ShellProgressBar - NationalInstruments.Controls.Shell
BusyDialog – NationalInstruments.Shell
Progress indicators are used to visually inform the user about an ongoing operation. They let the user know that the app isn’t stalled or frozen.
Two types of progress indicators are provided. The first is a progress bar that can be used to show determinate or indeterminate progress. There is also a round progress indicator that can be used to show indeterminate progress.
Round progress indicator
Note: The round progress indicator is currently a part of the
If the operation is very quick (1/2 to 2 seconds) consider using the wait cursor provided by the operating system. If the user is more interested in each step of the operation, consider listing out each step of the operations in a list view.
Determinate vs. Indeterminate progress
Determinate progress indicators
Determinate progress indicators show an approximate percentage of completion.
Use determinate progress indicators for an operation with a known duration (even if you can’t accurately predict the time).

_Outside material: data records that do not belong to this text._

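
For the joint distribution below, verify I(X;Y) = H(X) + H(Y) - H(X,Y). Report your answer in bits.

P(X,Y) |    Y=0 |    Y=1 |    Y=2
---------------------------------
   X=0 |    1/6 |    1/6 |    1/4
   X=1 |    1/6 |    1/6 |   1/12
I(X;Y) = 0.0428 bits

Mutual information has multiple equivalent forms:
- I(X;Y) = H(X) - H(X|Y)
- I(X;Y) = H(Y) - H(Y|X)
- I(X;Y) = H(X) + H(Y) - H(X,Y)

Computing all quantities:
H(X) = 0.9799, H(Y) = 1.5850, H(X,Y) = 2.5221
H(X|Y) = 0.9371, H(Y|X) = 1.5422

Verification:
H(X) - H(X|Y) = 0.9799 - 0.9371 = 0.0428
H(Y) - H(Y|X) = 1.5850 - 1.5422 = 0.0428
H(X) + H(Y) - H(X,Y) = 0.9799 + 1.5850 - 2.5221 = 0.0428

All forms give I(X;Y) = 0.0428 bits. ✓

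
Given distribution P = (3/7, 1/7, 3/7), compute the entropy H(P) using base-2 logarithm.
1.4488 bits

Shannon entropy is H(X) = -Σ p(x) log p(x).

For P = (3/7, 1/7, 3/7):
H = -3/7 × log_2(3/7) -1/7 × log_2(1/7) -3/7 × log_2(3/7)
H = 1.4488 bits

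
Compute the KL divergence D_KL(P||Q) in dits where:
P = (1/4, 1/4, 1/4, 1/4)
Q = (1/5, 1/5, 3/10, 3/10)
0.0089 dits

KL divergence: D_KL(P||Q) = Σ p(x) log(p(x)/q(x))

Computing term by term:
  x=0: 1/4 × log_10[(1/4)/(1/5)] = 1/4 × 0.0969 = 0.0242
  x=1: 1/4 × log_10[(1/4)/(1/5)] = 1/4 × 0.0969 = 0.0242
  x=2: 1/4 × log_10[(1/4)/(3/10)] = 1/4 × -0.0792 = -0.0198
  x=3: 1/4 × log_10[(1/4)/(3/10)] = 1/4 × -0.0792 = -0.0198

D_KL(P||Q) = 0.0089 dits

Note: KL divergence is always non-negative and equals 0 iff P = Q.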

Update the progress every 2-5 seconds but don’t advance the progress bar if no progress is actually happening.
Show total progress and not progress of the current step.
Start at 1% rather than 0%. Users worry if a progress bar stays at 0% for more than a couple of seconds.

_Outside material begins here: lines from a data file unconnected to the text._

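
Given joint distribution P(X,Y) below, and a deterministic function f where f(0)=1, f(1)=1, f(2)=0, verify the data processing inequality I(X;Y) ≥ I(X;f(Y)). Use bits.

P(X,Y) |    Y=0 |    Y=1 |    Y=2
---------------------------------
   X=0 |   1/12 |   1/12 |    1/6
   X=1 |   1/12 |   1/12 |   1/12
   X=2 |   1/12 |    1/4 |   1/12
I(X;Y) = 0.0871, I(X;f(Y)) = 0.0546, inequality holds: 0.0871 ≥ 0.0546

Data Processing Inequality: For any Markov chain X → Y → Z, we have I(X;Y) ≥ I(X;Z).

Here Z = f(Y) is a deterministic function of Y, forming X → Y → Z.

Original I(X;Y) = 0.0871 bits

After applying f:
P(X,Z) where Z=f(Y):
- P(X,Z=0) = P(X,Y=2)
- P(X,Z=1) = P(X,Y=0) + P(X,Y=1)

I(X;Z) = I(X;f(Y)) = 0.0546 bits

Verification: 0.0871 ≥ 0.0546 ✓

Information cannot be created by processing; the function f can only lose information about X.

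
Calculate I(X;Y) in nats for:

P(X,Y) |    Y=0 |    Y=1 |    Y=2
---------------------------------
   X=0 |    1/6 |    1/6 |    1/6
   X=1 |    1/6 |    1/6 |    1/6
0.0000 nats

Mutual information: I(X;Y) = H(X) + H(Y) - H(X,Y)

Marginals:
P(X) = (1/2, 1/2), H(X) = 0.6931 nats
P(Y) = (1/3, 1/3, 1/3), H(Y) = 1.0986 nats

Joint entropy: H(X,Y) = 1.7918 nats

I(X;Y) = 0.6931 + 1.0986 - 1.7918 = 0.0000 nats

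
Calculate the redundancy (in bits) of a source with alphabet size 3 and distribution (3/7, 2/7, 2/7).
0.0283 bits

Redundancy measures how far a source is from maximum entropy:
R = H_max - H(X)

Maximum entropy for 3 symbols: H_max = log_2(3) = 1.5850 bits
Actual entropy: H(X) = 1.5567 bits
Redundancy: R = 1.5850 - 1.5567 = 0.0283 bits

This redundancy represents potential for compression: the source could be compressed by 0.0283 bits per symbol.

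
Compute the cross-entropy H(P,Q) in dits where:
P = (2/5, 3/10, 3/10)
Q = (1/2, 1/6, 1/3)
0.4970 dits

Cross-entropy: H(P,Q) = -Σ p(x) log q(x)

Alternatively: H(P,Q) = H(P) + D_KL(P||Q)
H(P) = 0.4729 dits
D_KL(P||Q) = 0.0241 dits

H(P,Q) = 0.4729 + 0.0241 = 0.4970 dits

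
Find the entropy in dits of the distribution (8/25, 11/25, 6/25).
0.4640 dits

Shannon entropy is H(X) = -Σ p(x) log p(x).

For P = (8/25, 11/25, 6/25):
H = -8/25 × log_10(8/25) -11/25 × log_10(11/25) -6/25 × log_10(6/25)
H = 0.4640 dits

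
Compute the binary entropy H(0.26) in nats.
0.5731 nats

The binary entropy function is:
H(p) = -p log(p) - (1-p) log(1-p)

H(0.26) = -0.26 × log_e(0.26) - 0.74 × log_e(0.74)
H(0.26) = 0.5731 nats

Note: Binary entropy is maximized at p=0.5 (H=1 bit) and minimized at p=0 or p=1 (H=0).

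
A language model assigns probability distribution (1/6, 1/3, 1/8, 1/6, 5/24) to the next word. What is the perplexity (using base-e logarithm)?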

Indeterminate progress indicators
Indeterminate progress indicators show an operation is ongoing.
Use when there is no notion of completeness such as when operations require an unbounded amount of time or operations access an unknown number of objects.
Don’t include percent complete or time remaining estimates. If you can provide this information, use a determinate progress bar.
Going from indeterminate to determinate
If an operation gets to a point where overall progress can be determined, switch to a determinate progress indicator.
As an example, copying a large number of files may requires an initial, indeterminate, stage the files are being collected and counted. Once that is complete, we can provide the user with a determinate progress indicator to show the progress of how many files have been copied.
Deciding which progress indicator to use
|Less than 1/2||None needed|
|1/2 to 2||Busy cursor|
|2 to 5||Progress bar|
|More than 5||Progress bar with progress units|
|More than 10||Progress bar with progress units and with a way to cancel or stop|
Cancelling an in-progress operation
If an operation can last more than 10 seconds, provide a way for a user to exit the operation.
Depending on what state exiting the operation will leave the user in, use Cancel or Stop as the button to for exiting the operation
|Cancel||Returns environment to the previous state (i.e. no side effects).|
|Stop||Leaves partially completed operation intact.|
It’s OK to change button text from Cancel to Stop in the middle of an operation.
Providing supporting information with progress
Quantitative vs. Quantitative information
Quantitative information has a numeric value in time or work units, such as “About 30 minutes remaining” or “Downloaded 3 MB of 12 MB”.
Use quantitative data when:
- Users need objective data to analyze failure, performance, or other diagnostics.
- Provides assurance that work units have successfully completed.
Qualitative is typically used for showing state/phase, such as “Securing remote connection”. Useful when actual work units are not valuable to the user. It is also great for summarizing work completed.
Use qualitative data when:
- Quantitative data isn’t valuable to the user.
- Users will benefit from reading a simple description of work done.
- Mid-progress needs to call something to the user’s attention.